O furacão que atingia um calmo Supremo em seu último dia útil do ano era o sinal de que a paciência de Marco Aurélio Mello havia chegado ao fim. Desde abril ele reclama que o seu voto de relator sobre a prisão de condenados em segunda instância está pronto para ser levado ao Plenário —mas nem Cármen Lúcia, nem Dias Toffoli (presidentes da Corte no período), o colocaram para a análise do colegiado de forma célere. Ela já havia, inclusive, externado sua irritação publicamente, ao enviar recados pela imprensa à Cármen Lúcia, então presidente da Corte, que afirmava que não colocaria as ações sobre o tema em votação porque ele já estava pacificado desde 2016. “Pacificado como? Existem duas ações declaratórias em curso e a matéria está pacificada?”, discordava o ministro. Por isso, às exatas 14h, ele decidiu agir por conta própria. Concedeu a polêmica liminar.

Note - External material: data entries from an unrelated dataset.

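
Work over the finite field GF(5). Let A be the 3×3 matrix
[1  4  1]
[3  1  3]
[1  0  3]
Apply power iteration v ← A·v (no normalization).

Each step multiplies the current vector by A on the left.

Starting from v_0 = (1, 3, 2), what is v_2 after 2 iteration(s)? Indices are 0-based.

v_0 = (1, 3, 2).
v_1 = A·v_0 = (0, 2, 2).
v_2 = A·v_1 = (0, 3, 1).

v_2 = (0, 3, 1)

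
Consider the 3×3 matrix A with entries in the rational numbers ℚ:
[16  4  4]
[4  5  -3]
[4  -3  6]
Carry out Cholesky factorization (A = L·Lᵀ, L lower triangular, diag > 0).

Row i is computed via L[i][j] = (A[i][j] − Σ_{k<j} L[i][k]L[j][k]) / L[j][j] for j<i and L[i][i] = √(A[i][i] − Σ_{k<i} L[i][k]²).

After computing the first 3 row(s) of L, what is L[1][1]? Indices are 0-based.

Step 1: L[0][0] = √(16) = 4.
  L[1][0] = (4) / L[0][0] = 1.
Step 2: L[1][1] = √(4) = 2.
  L[2][0] = (4) / L[0][0] = 1.
  L[2][1] = (-4) / L[1][1] = -2.
Step 3: L[2][2] = √(1) = 1.

L[1][1] = 2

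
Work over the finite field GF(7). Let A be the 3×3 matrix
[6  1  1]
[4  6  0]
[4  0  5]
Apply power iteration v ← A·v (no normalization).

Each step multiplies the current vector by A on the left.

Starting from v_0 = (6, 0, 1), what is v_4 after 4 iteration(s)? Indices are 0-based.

v_4 = (4, 5, 2)

v_0 = (6, 0, 1).
v_1 = A·v_0 = (2, 3, 1).
v_2 = A·v_1 = (2, 5, 6).
v_3 = A·v_2 = (2, 3, 3).
v_4 = A·v_3 = (4, 5, 2).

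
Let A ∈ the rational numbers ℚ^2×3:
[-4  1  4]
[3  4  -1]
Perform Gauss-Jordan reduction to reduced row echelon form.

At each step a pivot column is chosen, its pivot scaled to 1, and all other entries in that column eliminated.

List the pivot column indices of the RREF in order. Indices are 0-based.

pivot columns: 0, 1

[1] R0 /= -4  ⇒  (1, -1/4, -1)
     R1 -= 3·R0  ⇒  (0, 19/4, 2)
[2] R1 /= 19/4  ⇒  (0, 1, 8/19)
     R0 -= -1/4·R1  ⇒  (1, 0, -17/19)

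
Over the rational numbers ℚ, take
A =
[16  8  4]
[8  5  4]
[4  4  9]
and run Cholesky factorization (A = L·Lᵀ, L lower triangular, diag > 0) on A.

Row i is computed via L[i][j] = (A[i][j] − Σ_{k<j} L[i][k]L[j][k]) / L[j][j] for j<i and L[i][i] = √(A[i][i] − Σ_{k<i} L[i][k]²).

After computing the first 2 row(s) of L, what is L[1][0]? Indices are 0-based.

Step 1: L[0][0] = √(16) = 4.
  L[1][0] = (8) / L[0][0] = 2.
Step 2: L[1][1] = √(1) = 1.

L[1][0] = 2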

Nos corredores do prédio, os burburinhos de funcionários que não esperavam qualquer emoção de última hora se ampliavam. Três servidores que se encontraram próximo a um cafezinho faziam piada sobre o assunto. “A mensagem que mais circula no grupo de WhatsApp dos juízes é: ninguém solta a algema de ninguém”, dizia um desses funcionários, em alusão ao bordão "ninguém solta a mão de ninguém", que se espalhou entre os contrários a Jair Bolsonaro após a eleição. Enquanto a Corte enfrentava internamente o problema, a procuradora-geral da República, Raquel Dodge, se reunia com sua equipe para decidir como recorreria da decisão. E, em Curitiba, os advogados de Lula, que também se surpreenderam com a potencial benesse, ingressavam às pressas com o pedido de liberdade. Queriam que o ex-presidente comemorasse o Natal em casa.
Longe dos holofotes, o restante do Judiciário do país vivia um efeito cascata: dezenas de magistrados começaram a receber pedidos de soltura de presos que ainda não haviam sido condenados em última instância. O próprio STF recebeu um novo pedido de liberdade, o do empreiteiro Sérgio Mendes, dono da construtora Mendes Júnior, também preso pela Lava Jato.
Às 19h39, Toffoli, por fim, colocou fim ao suspense. Optou por cassar a liminar e, entre outros argumentos, alegou que pretendia evitar “grave lesão à ordem e à segurança públicas”. Em um jargão futebolístico, pegou a bola e a colocou novamente no centro do campo. O presidente do STF, que prega um discurso conciliatório diante do duro momento de acirramento político enfrentado pelo país, decidiu ainda que o tema só voltará à pauta em abril de 2019, como já estava planejado antes da ação de Marco Aurélio.
Pela segunda vez no ano, a possibilidade de libertar Lula mobilizou as atenções de boa parte do país. Na porta da carceragem em Curitiba, onde ele está preso, seus apoiadores se reuniam, na expectativa de vê-lo livre ainda nesta quarta. Também foi assim, em julho, quando uma decisão monocrática do desembargador Rogério Favreto, que libertava o petista, precisou ser revista por outros três magistrados, até que fosse revogada. Tanto da outra vez como desta, o ex-presidente, retirado da corrida eleitoral de outubro por conta da condenação que o colocou na cadeia, foi mantido na prisão. Quando a decisão de Toffoli saiu, seus apoiadores se frustraram novamente. Já do lado de fora do Supremo, aplausos, gritos e fogos de artifício. E diante da confusão, uma imagem em laser projetada nas paredes condenava a Corte “O Supremo é uma vergonha”.